1.2. Les voies de valorisation des inventions protégées
La valorisation est "le processus qui transforme l'invention en un produit ou procédé vendable
qui permet de passer de la recherche à son application industrielle" (Maître et al. 1992, 2). En
matière de brevet il s’agit d’un ensemble de mesures permettant d'en accroître la valeur réelle
concernant surtout la fabrication et la vente des produits dérivés. Ces mesures font également
référence à la poursuite des contrefacteurs et la conduite de litiges. Valoriser, c'est aussi
étendre l'exploitation (directe ou par les licenciés) à de nouveaux territoires, segments de
marché ou applications (Marquer 1985, 204). Les différentes formes de valorisation
s’inscrivent dans l'ensemble du processus de gestion de brevet (schéma 1) qui se décompose
en trois phases (Mitkova 1999).
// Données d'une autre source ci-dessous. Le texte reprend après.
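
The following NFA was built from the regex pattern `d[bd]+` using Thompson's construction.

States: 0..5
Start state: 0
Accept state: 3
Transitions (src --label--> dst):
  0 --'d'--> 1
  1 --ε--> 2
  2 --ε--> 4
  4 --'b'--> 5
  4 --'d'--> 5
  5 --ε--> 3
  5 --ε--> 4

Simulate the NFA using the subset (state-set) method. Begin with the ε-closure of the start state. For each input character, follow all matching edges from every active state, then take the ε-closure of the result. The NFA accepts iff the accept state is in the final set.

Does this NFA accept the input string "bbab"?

Answer: REJECT

Derivation:
S₀ = ε-closure({0}) = {0}
'b' @ 1: {}  — dead — no transitions
rest 'bab' ignored (set empty)
after full input: {}  (accept=3 not in)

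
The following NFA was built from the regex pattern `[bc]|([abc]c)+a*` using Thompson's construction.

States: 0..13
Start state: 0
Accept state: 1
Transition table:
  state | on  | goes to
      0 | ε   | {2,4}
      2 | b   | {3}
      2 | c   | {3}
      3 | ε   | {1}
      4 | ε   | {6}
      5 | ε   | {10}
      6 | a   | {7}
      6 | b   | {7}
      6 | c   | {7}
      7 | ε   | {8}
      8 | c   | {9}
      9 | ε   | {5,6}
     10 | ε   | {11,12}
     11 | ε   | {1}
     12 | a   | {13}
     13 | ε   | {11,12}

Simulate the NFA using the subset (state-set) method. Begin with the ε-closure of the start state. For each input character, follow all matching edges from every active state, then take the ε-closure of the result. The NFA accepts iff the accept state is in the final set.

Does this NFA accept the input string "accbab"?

Answer: REJECT

Trace:
S₀ = ε-closure({0}) = {0,2,4,6}
'a' @ 1: {7,8}
'c' @ 2: {1,5,6,9,10,11,12}  [accepting]
'c' @ 3: {7,8}
'b' @ 4: {}  — dead — no transitions
rest 'ab' ignored (set empty)
end set {} — state 1 not in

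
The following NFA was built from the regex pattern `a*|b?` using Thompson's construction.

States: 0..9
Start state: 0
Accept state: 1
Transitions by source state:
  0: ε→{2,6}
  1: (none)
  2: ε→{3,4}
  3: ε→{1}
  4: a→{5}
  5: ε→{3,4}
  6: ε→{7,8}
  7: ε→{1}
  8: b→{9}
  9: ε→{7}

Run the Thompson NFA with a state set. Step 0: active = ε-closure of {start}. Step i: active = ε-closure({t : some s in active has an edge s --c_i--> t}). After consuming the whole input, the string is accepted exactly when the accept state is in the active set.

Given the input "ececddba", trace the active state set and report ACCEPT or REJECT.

S₀ = ε-closure({0}) = {0,1,2,3,4,6,7,8}
'e' @ 1: {}  — state set empty
rest 'cecddba' ignored (set empty)
final: {}; accept 1 not in set

Answer: REJECT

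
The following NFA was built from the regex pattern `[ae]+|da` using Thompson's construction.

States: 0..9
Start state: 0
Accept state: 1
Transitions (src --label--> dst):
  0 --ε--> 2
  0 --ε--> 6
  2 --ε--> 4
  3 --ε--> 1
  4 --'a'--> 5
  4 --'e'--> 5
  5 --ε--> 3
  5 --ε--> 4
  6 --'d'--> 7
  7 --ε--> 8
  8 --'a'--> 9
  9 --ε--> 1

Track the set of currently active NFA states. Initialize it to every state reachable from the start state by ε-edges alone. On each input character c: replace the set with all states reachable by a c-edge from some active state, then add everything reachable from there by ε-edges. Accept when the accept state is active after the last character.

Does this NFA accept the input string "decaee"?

Answer: REJECT

Steps:
S₀ = ε-closure({0}) = {0,2,4,6}
'd' @ 1: {7,8}
'e' @ 2: {}  — state set empty
rest 'caee' ignored (set empty)
end set {} — state 1 not in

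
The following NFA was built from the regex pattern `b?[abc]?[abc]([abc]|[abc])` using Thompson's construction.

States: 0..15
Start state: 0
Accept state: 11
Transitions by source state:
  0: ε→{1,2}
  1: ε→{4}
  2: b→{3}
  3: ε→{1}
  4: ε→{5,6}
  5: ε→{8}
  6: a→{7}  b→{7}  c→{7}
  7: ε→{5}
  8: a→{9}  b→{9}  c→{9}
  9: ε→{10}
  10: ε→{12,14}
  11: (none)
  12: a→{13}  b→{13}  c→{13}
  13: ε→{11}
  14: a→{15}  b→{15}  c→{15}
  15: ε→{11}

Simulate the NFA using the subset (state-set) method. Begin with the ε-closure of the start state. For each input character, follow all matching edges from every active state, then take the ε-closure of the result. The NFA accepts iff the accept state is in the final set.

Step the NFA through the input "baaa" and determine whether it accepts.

S₀ = ε-closure({0}) = {0,1,2,4,5,6,8}
'b' @ 1: {1,3,4,5,6,7,8,9,10,12,14}
'a' @ 2: {5,7,8,9,10,11,12,13,14,15}  [accepting]
'a' @ 3: {9,10,11,12,13,14,15}  [accepting]
'a' @ 4: {11,13,15}  [accepting]
end set {11,13,15} — state 11 in

Answer: ACCEPT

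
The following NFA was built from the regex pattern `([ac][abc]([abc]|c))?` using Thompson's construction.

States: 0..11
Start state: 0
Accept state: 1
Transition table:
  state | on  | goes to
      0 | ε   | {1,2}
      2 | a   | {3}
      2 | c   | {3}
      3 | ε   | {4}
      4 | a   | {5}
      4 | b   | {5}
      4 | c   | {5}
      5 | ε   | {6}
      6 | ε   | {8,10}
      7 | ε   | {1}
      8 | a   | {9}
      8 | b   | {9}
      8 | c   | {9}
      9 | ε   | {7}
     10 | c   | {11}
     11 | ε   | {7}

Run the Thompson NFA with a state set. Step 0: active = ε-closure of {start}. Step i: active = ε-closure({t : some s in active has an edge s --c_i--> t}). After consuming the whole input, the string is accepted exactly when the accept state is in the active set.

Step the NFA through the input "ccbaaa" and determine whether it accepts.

Answer: REJECT

Derivation:
initial (ε-close {0}): {0,1,2}
'c' @ 1: {3,4}
'c' @ 2: {5,6,8,10}
'b' @ 3: {1,7,9}  ✓accept
'a' @ 4: {}  — no active states
rest 'aa' ignored (set empty)
after full input: {}  (accept=1 not in)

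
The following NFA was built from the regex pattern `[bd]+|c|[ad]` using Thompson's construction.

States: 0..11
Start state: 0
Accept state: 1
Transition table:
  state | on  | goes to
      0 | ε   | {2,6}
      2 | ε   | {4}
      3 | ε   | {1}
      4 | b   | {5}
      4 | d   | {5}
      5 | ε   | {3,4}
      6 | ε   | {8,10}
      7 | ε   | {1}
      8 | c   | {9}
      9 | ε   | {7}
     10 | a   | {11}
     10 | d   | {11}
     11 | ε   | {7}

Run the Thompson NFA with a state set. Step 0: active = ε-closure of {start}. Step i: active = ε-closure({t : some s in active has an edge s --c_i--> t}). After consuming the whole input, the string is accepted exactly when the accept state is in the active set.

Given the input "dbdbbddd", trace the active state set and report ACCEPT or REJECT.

start: ε-closure({0}) = {0,2,4,6,8,10}
'd' @ 1: {1,3,4,5,7,11}  (accept∈set)
'b' @ 2: {1,3,4,5}  (accept∈set)
'd' @ 3: {1,3,4,5}  (accept∈set)
'b' @ 4: {1,3,4,5}  (accept∈set)
'b' @ 5: {1,3,4,5}  (accept∈set)
'd' @ 6: {1,3,4,5}  (accept∈set)
'd' @ 7: {1,3,4,5}  (accept∈set)
'd' @ 8: {1,3,4,5}  (accept∈set)
final: {1,3,4,5}; accept 1 in set

Answer: ACCEPT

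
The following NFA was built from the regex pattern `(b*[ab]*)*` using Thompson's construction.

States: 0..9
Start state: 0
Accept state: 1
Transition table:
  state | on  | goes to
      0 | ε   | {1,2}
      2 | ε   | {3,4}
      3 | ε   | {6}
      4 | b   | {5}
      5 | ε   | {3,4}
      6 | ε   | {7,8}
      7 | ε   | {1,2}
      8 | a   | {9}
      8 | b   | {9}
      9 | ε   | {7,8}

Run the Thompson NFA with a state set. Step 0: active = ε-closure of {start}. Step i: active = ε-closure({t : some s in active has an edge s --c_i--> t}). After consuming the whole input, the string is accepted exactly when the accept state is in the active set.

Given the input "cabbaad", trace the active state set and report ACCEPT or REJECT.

Answer: REJECT

Steps:
start: ε-closure({0}) = {0,1,2,3,4,6,7,8}
'c' @ 1: {}  — no active states
rest 'abbaad' ignored (set empty)
final: {}; accept 1 not in set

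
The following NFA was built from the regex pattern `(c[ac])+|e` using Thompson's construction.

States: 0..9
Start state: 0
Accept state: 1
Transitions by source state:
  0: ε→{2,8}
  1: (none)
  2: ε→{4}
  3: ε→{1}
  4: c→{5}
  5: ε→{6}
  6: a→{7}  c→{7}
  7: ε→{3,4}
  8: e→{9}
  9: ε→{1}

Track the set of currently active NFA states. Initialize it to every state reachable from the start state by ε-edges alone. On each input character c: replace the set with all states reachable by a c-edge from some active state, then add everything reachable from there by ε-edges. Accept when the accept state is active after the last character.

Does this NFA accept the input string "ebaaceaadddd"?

Answer: REJECT

Derivation:
S₀ = ε-closure({0}) = {0,2,4,8}
'e' @ 1: {1,9}  [accepting]
'b' @ 2: {}  — no active states
rest 'aaceaadddd' ignored (set empty)
after full input: {}  (accept=1 not in)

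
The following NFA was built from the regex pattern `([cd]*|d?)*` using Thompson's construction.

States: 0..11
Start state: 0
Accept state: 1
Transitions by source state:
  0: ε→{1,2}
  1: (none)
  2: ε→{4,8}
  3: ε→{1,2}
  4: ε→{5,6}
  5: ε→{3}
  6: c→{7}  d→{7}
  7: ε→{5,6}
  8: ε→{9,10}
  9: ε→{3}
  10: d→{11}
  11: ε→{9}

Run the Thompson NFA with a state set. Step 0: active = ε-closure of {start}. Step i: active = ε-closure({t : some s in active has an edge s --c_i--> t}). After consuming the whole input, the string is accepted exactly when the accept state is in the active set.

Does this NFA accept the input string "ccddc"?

Answer: ACCEPT

Derivation:
start: ε-closure({0}) = {0,1,2,3,4,5,6,8,9,10}
'c' @ 1: {1,2,3,4,5,6,7,8,9,10}  [accepting]
'c' @ 2: {1,2,3,4,5,6,7,8,9,10}  [accepting]
'd' @ 3: {1,2,3,4,5,6,7,8,9,10,11}  [accepting]
'd' @ 4: {1,2,3,4,5,6,7,8,9,10,11}  [accepting]
'c' @ 5: {1,2,3,4,5,6,7,8,9,10}  [accepting]
final: {1,2,3,4,5,6,7,8,9,10}; accept 1 in set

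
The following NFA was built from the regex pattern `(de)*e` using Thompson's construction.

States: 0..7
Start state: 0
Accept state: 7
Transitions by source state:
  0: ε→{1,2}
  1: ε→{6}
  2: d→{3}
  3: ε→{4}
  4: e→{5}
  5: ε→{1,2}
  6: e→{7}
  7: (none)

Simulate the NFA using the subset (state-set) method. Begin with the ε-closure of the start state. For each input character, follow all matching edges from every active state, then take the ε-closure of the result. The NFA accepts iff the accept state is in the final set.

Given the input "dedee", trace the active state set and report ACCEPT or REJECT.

initial (ε-close {0}): {0,1,2,6}
'd' @ 1: {3,4}
'e' @ 2: {1,2,5,6}
'd' @ 3: {3,4}
'e' @ 4: {1,2,5,6}
'e' @ 5: {7}  [accepting]
final: {7}; accept 7 in set

Answer: ACCEPT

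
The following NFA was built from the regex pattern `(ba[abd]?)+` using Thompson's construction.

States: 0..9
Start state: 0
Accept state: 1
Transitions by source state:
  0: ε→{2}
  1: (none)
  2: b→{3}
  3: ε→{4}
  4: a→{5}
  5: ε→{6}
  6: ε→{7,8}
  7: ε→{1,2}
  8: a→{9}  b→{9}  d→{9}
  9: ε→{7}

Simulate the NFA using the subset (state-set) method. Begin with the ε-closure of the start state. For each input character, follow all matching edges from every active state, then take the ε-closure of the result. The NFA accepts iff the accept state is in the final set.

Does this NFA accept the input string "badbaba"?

initial (ε-close {0}): {0,2}
'b' @ 1: {3,4}
'a' @ 2: {1,2,5,6,7,8}  [accepting]
'd' @ 3: {1,2,7,9}  [accepting]
'b' @ 4: {3,4}
'a' @ 5: {1,2,5,6,7,8}  [accepting]
'b' @ 6: {1,2,3,4,7,9}  [accepting]
'a' @ 7: {1,2,5,6,7,8}  [accepting]
final: {1,2,5,6,7,8}; accept 1 in set

Answer: ACCEPT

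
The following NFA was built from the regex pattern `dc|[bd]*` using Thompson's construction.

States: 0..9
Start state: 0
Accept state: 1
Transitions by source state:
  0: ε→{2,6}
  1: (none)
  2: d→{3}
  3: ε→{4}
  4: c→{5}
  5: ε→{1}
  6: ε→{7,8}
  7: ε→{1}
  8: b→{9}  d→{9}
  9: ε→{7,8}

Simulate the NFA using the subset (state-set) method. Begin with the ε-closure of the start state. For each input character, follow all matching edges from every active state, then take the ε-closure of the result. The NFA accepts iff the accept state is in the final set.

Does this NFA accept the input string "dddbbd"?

Answer: ACCEPT

Steps:
initial (ε-close {0}): {0,1,2,6,7,8}
'd' @ 1: {1,3,4,7,8,9}  [accepting]
'd' @ 2: {1,7,8,9}  [accepting]
'd' @ 3: {1,7,8,9}  [accepting]
'b' @ 4: {1,7,8,9}  [accepting]
'b' @ 5: {1,7,8,9}  [accepting]
'd' @ 6: {1,7,8,9}  [accepting]
final: {1,7,8,9}; accept 1 in set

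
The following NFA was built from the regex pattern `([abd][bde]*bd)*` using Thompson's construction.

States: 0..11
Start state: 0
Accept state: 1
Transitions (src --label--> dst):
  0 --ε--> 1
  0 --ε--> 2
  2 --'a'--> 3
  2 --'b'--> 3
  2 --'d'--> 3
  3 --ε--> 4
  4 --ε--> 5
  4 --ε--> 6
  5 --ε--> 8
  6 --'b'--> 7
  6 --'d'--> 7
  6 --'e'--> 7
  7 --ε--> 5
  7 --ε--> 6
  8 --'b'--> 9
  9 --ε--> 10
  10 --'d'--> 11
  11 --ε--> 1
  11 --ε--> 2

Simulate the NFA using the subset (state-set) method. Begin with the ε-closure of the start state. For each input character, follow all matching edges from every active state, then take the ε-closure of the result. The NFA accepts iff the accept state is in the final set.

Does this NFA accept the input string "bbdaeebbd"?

Answer: ACCEPT

Derivation:
S₀ = ε-closure({0}) = {0,1,2}
'b' @ 1: {3,4,5,6,8}
'b' @ 2: {5,6,7,8,9,10}
'd' @ 3: {1,2,5,6,7,8,11}  [accepting]
'a' @ 4: {3,4,5,6,8}
'e' @ 5: {5,6,7,8}
'e' @ 6: {5,6,7,8}
'b' @ 7: {5,6,7,8,9,10}
'b' @ 8: {5,6,7,8,9,10}
'd' @ 9: {1,2,5,6,7,8,11}  [accepting]
end set {1,2,5,6,7,8,11} — state 1 in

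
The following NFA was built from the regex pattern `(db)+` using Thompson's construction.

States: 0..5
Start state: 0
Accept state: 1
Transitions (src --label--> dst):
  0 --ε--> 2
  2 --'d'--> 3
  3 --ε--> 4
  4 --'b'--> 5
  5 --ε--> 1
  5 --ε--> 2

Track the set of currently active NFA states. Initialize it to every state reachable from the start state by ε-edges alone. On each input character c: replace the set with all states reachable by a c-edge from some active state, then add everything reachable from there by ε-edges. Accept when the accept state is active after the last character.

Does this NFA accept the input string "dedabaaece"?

initial (ε-close {0}): {0,2}
'd' @ 1: {3,4}
'e' @ 2: {}  — state set empty
rest 'dabaaece' ignored (set empty)
final: {}; accept 1 not in set

Answer: REJECT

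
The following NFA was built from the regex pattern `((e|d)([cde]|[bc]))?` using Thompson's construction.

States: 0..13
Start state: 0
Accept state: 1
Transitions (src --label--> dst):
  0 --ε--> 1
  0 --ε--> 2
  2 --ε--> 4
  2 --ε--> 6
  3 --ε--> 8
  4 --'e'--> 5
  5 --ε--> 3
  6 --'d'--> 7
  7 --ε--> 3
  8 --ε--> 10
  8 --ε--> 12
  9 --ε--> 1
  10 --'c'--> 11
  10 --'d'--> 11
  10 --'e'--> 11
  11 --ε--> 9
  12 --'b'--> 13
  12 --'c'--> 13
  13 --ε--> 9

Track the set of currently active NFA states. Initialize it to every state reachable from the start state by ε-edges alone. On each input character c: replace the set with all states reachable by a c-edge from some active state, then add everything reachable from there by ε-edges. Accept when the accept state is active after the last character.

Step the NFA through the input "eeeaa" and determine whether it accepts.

Answer: REJECT

Steps:
S₀ = ε-closure({0}) = {0,1,2,4,6}
'e' @ 1: {3,5,8,10,12}
'e' @ 2: {1,9,11}  [accepting]
'e' @ 3: {}  — no active states
rest 'aa' ignored (set empty)
end set {} — state 1 not in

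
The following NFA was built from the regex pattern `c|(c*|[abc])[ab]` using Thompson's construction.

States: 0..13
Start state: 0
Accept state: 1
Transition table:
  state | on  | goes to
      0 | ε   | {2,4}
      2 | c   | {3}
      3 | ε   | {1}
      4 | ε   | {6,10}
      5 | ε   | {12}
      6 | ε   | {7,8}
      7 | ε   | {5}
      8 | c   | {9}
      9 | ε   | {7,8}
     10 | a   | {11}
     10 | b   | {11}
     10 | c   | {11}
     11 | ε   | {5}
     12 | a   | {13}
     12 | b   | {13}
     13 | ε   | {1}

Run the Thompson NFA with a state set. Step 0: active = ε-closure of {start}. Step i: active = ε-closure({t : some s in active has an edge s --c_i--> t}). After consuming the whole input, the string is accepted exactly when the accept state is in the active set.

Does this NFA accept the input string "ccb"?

Answer: ACCEPT

Steps:
initial (ε-close {0}): {0,2,4,5,6,7,8,10,12}
'c' @ 1: {1,3,5,7,8,9,11,12}  ✓accept
'c' @ 2: {5,7,8,9,12}
'b' @ 3: {1,13}  ✓accept
after full input: {1,13}  (accept=1 in)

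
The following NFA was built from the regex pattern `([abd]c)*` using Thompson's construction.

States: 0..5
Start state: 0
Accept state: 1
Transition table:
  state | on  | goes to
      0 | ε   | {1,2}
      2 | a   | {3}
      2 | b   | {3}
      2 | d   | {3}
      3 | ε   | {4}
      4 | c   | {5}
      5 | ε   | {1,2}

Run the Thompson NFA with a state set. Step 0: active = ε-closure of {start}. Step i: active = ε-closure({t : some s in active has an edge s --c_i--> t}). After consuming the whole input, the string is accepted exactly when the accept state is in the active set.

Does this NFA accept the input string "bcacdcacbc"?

Answer: ACCEPT

Trace:
S₀ = ε-closure({0}) = {0,1,2}
'b' @ 1: {3,4}
'c' @ 2: {1,2,5}  ✓accept
'a' @ 3: {3,4}
'c' @ 4: {1,2,5}  ✓accept
'd' @ 5: {3,4}
'c' @ 6: {1,2,5}  ✓accept
'a' @ 7: {3,4}
'c' @ 8: {1,2,5}  ✓accept
'b' @ 9: {3,4}
'c' @ 10: {1,2,5}  ✓accept
after full input: {1,2,5}  (accept=1 in)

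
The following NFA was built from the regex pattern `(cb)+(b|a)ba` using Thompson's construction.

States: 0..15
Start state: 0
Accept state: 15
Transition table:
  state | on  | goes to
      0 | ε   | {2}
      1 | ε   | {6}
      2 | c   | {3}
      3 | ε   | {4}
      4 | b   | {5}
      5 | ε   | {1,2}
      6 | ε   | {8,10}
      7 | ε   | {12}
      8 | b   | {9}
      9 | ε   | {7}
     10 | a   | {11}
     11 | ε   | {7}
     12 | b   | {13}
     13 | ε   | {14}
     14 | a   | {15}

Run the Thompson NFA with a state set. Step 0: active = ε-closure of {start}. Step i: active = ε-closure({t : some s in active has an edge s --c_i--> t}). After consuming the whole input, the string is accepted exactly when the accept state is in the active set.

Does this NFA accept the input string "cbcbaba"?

S₀ = ε-closure({0}) = {0,2}
'c' @ 1: {3,4}
'b' @ 2: {1,2,5,6,8,10}
'c' @ 3: {3,4}
'b' @ 4: {1,2,5,6,8,10}
'a' @ 5: {7,11,12}
'b' @ 6: {13,14}
'a' @ 7: {15}  (accept∈set)
after full input: {15}  (accept=15 in)

Answer: ACCEPT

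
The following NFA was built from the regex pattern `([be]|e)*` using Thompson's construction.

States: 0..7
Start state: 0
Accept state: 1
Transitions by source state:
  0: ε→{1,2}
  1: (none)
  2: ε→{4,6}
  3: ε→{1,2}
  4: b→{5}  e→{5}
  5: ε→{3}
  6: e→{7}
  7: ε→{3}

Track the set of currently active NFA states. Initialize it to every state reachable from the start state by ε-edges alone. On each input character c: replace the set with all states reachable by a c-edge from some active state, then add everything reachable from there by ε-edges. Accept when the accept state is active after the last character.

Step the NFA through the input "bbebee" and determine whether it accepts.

start: ε-closure({0}) = {0,1,2,4,6}
'b' @ 1: {1,2,3,4,5,6}  [accepting]
'b' @ 2: {1,2,3,4,5,6}  [accepting]
'e' @ 3: {1,2,3,4,5,6,7}  [accepting]
'b' @ 4: {1,2,3,4,5,6}  [accepting]
'e' @ 5: {1,2,3,4,5,6,7}  [accepting]
'e' @ 6: {1,2,3,4,5,6,7}  [accepting]
end set {1,2,3,4,5,6,7} — state 1 in

Answer: ACCEPT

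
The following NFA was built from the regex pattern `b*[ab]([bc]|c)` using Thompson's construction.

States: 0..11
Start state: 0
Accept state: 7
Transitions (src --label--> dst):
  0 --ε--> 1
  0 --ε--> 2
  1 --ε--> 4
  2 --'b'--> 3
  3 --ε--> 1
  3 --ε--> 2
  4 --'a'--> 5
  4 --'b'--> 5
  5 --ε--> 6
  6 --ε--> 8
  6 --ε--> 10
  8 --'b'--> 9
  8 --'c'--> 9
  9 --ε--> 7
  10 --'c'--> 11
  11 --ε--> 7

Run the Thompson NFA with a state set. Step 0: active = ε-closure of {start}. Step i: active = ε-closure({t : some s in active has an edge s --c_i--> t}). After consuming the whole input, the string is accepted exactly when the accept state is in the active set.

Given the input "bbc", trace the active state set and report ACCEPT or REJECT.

Answer: ACCEPT

Trace:
initial (ε-close {0}): {0,1,2,4}
'b' @ 1: {1,2,3,4,5,6,8,10}
'b' @ 2: {1,2,3,4,5,6,7,8,9,10}  [accepting]
'c' @ 3: {7,9,11}  [accepting]
end set {7,9,11} — state 7 in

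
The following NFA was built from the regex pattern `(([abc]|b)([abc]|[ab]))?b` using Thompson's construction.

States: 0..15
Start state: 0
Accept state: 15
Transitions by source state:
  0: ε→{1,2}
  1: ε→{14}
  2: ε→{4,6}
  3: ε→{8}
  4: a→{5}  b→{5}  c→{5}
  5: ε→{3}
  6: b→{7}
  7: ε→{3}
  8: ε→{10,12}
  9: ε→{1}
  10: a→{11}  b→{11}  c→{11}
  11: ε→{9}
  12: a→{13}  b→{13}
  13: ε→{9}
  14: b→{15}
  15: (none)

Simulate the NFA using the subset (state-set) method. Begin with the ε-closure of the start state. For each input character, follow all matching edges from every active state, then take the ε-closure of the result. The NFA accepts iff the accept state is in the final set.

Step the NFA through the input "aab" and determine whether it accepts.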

La première phase correspond aux opérations de dépôts et
d'acquisition qui impliquent un travail de formalisation, rédaction, puis d’enregistrement
auprès des institutions nationales et internationales de propriété industrielle. La deuxième
étape est relative au choix de modalités de valorisation du brevet (interne ou externe). Enfin,
le dernier stade est celui de l’exploitation du brevet, à savoir la production de produits (ou la
mise en exploitation des procédés protégés) et leur commercialisation sur les marchés.